The Grammys reminded parents to monitor which artists their children listen to

By Jonathon Van Maren

In keeping with my lifelong tradition of not watching the Grammys, I once again did not watch them this year. I dislike the habit some media conservatives have of watching the Super Bowl halftime show or the MTV Awards or the VMA Awards, and then gasping in shock and horror at the inevitable smut that has been a prime feature of these events since I was a child. We all know what these events are about. Watching them in order to feign anger about their decadence is just cultural voyeurism.

But these events are a good reminder that we should be discerning about which industries we patronize, and parents should think hard about which artists they allow to pipe their tunes for hours each day into the ears of their children.

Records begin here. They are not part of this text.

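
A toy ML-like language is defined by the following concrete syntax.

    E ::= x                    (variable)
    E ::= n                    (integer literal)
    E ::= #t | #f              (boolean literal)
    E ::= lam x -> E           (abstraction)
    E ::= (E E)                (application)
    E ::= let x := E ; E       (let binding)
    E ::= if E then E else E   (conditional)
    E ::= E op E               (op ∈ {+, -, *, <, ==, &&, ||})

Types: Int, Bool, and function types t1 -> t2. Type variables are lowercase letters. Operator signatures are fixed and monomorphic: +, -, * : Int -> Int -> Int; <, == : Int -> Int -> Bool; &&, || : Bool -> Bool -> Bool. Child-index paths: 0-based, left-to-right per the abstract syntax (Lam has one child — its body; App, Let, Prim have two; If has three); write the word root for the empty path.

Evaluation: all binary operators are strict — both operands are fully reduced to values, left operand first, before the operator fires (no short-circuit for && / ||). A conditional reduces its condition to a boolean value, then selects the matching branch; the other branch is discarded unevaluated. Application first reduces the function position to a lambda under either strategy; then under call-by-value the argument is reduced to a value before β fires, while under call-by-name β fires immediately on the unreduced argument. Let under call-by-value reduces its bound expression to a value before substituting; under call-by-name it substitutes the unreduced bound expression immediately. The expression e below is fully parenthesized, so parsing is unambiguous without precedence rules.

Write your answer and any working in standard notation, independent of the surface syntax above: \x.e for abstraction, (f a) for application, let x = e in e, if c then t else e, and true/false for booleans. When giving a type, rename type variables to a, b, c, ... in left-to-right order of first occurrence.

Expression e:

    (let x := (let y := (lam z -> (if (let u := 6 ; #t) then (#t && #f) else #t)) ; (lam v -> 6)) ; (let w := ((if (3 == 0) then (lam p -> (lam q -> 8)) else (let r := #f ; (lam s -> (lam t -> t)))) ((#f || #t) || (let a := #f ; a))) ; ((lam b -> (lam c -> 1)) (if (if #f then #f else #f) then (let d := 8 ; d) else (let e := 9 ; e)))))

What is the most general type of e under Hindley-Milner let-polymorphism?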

Who are the singers awarded by their peers in glitzy, pornified ceremonies for the latest Top 40 anthems they’ve inflicted on their willing audience? And should we allow them to spend so much time with our kids — or, for that matter, with us? Many find these sorts of questions irritating, and that is telling.

For this year’s Grammys, our cultural elites outdid themselves. Cardi B and Megan Thee Stallion, who didn’t have much of a chance with names like that, staged what closely resembled a live sex performance replete with stripper poles, backup dancers wearing only thongs and lingerie, and much flailing about with very little clothing. At one point, they twerked in bed together.